A) Préjudices patrimoniaux :

a) Préjudices patrimoniaux temporaires (avant consolidation) : perte de gains professionnels, dépenses de santé et frais divers, assistance par tierce personne, aménagement du logement, véhicule adapté ;

b) Préjudices patrimoniaux permanents (après consolidation) : perte de gains professionnels futurs, incidence professionnelle, dépenses de santé futures, assistance par tierce personne, aménagement du logement, véhicule adapté ;

B) Préjudices extra-patrimoniaux :

a) Préjudices extra-patrimoniaux temporaires (avant consolidation) : déficit fonctionnel temporaire, souffrances endurées et préjudice esthétique temporaire en les évaluant sur une échelle de 1 à 7 ;

b) Préjudices extra-patrimoniaux permanents (après consolidation) : déficit fonctionnel permanent, préjudice d'agrément, préjudice sexuel, souffrances endurées et préjudice esthétique en les évaluant sur une échelle de 1 à 7 ;

7°) Fournir, de manière générale, au tribunal tous éléments susceptibles de lui permettre de statuer sur un éventuel recours en responsabilité et s'il y a lieu, faire toutes autres constatations nécessaires.

Article 2 : L'expert accomplira sa mission dans les conditions prévues par les articles

R. 621-1 à R. 621-14 du code de justice administrative au contradictoire, de :

- M. B C ;

- la caisse primaire d'assurance maladie de l'Oise ;

- l'Etat, représenté par le garde des sceaux, ministre de la justice, lequel désignera au greffe du tribunal l'autorité ou le service chargé de le représenter au cours de la présente instance, dans un délai de quinze jours à compter de la notification de la présente ordonnance.

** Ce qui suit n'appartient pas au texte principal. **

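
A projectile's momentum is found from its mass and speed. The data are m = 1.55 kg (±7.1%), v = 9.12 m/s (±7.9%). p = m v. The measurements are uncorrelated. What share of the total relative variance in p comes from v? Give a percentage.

55.3%

(δp/p)² = (1·δm/m)² + (1·δv/v)²
  m term: (1×0.0710)² = 0.00504
  v term: (1×0.0790)² = 0.00624
Total = 0.0113. Share from v = 0.00624/0.0113 = 0.553.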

Article 3 : Préalablement à toutes les opérations, l'expert prêtera serment dans les formes prévues à l'article R. 621-3 du code de justice administrative.

Article 4 : L'expert avertira les parties par lettre recommandée avec accusé de réception quatre jours au moins avant les opérations d'expertise.

Article 5 : Le rapport d'expertise sera déposé au greffe du tribunal en deux exemplaires au plus tard pour le 16 octobre 2023. Des copies seront notifiées par l'expert aux parties intéressées. Avec leur accord, cette notification pourra s'opérer sous forme électronique.

Article 6 : Le surplus des conclusions des parties est rejeté.

Article 7 : La présente ordonnance sera notifiée à M. B C, à la caisse primaire d'assurance maladie de l'Oise, au garde des sceaux, ministre de la Justice, à la direction de l'administration pénitentiaire, à la direction interrégionale des services pénitentiaires Ile de France Paris et au docteur D A, expert.

Fait à Amiens le 5 janvier 2022.

Le président de la 3ème chambre,

Juge des référés,

Signé :

S. Thérain

La République mande et ordonne au garde des sceaux, ministre de la Justice en ce qui le concerne, ou à tous commissaires de justice à ce requis, en ce qui concerne les voies de droit commun contre les parties privées, de pourvoir à l'exécution de la présente ordonnance.